Ben Coutts
- Born: Ben Coutts 15 August 1979 (age 46) Canberra, Australia
- Height: 190 cm (6 ft 3 in)
- Weight: 124 kg (19 st 7 lb)

Rugby union career
- Position: Prop
- Current team: Queensland Reds

Youth career
- Brumbies

Senior career
- Years: Team / Apps / (Points)
- 2004 - 05: Ebbw Vale RFC
- 2005 - 06: Sale Sharks / 18 / (0)

Provincial / State sides
- Years: Team / Apps / (Points)
- Canberra Vikings
- 2006: Southland
- 2006 -: Souths / 7 / (0)

Super Rugby
- Years: Team / Apps / (Points)
- Brumbies
- 2007 -: Queensland Reds / 3 / (0)

= Ben Coutts =

Australian rugby union footballer

Ben Coutts (born 15 August 1979) is an Australian rugby union footballer, currently signed with Australian franchise, the Queensland Reds, who play in the international Super Rugby tournament.

==Career==
Prior to moving to the Reds, Coutts played for Welsh Premiership club Ebbw Vale RFC for half a season in 2005. He was then spotted by former Ebbw Vale player Kingsley Jones who is currently the forwards coach at English club Sale Sharks. Coutts was born in Canberra, and he became a product of the Brumbies Rugby development program, and was in the system when Eddie Jones was at the Brumbies. He represented the ACT and under-19 and under-21 level.

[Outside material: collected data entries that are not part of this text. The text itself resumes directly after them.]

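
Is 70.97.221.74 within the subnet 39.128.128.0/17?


Subnet network: 39.128.128.0
Test IP AND mask: 70.97.128.0
No, 70.97.221.74 is not in 39.128.128.0/17


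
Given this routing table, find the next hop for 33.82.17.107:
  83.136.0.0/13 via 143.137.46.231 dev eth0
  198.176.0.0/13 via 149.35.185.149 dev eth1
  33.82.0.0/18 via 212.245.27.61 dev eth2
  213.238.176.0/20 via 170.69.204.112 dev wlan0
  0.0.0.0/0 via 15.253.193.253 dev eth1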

Coutts made the move to the English premiership, signing with the Sale Sharks. He made his debut against Worcester in 2005. He since became a regular in the starting lineup for the Sharks. In the 2005–2006 season, Coutts made 13 appearances as Sale Sharks won their first ever Premiership title.

He was closely monitored by 2007 Reds coach Jones, and was offered a two-year contract to return to Australia and play Super 14, he accepted. Coutts' contract with Sale ended in May 2006. He played for Southland in the 2006 Air New Zealand Cup, before officially joining the Reds squad for the newly created Australian Provincial Championship. In November 2006 he played in the Australian Prime Minister's XV Rugby team coached by Bob Dwyer against the Japan national rugby union team, winning 61–19.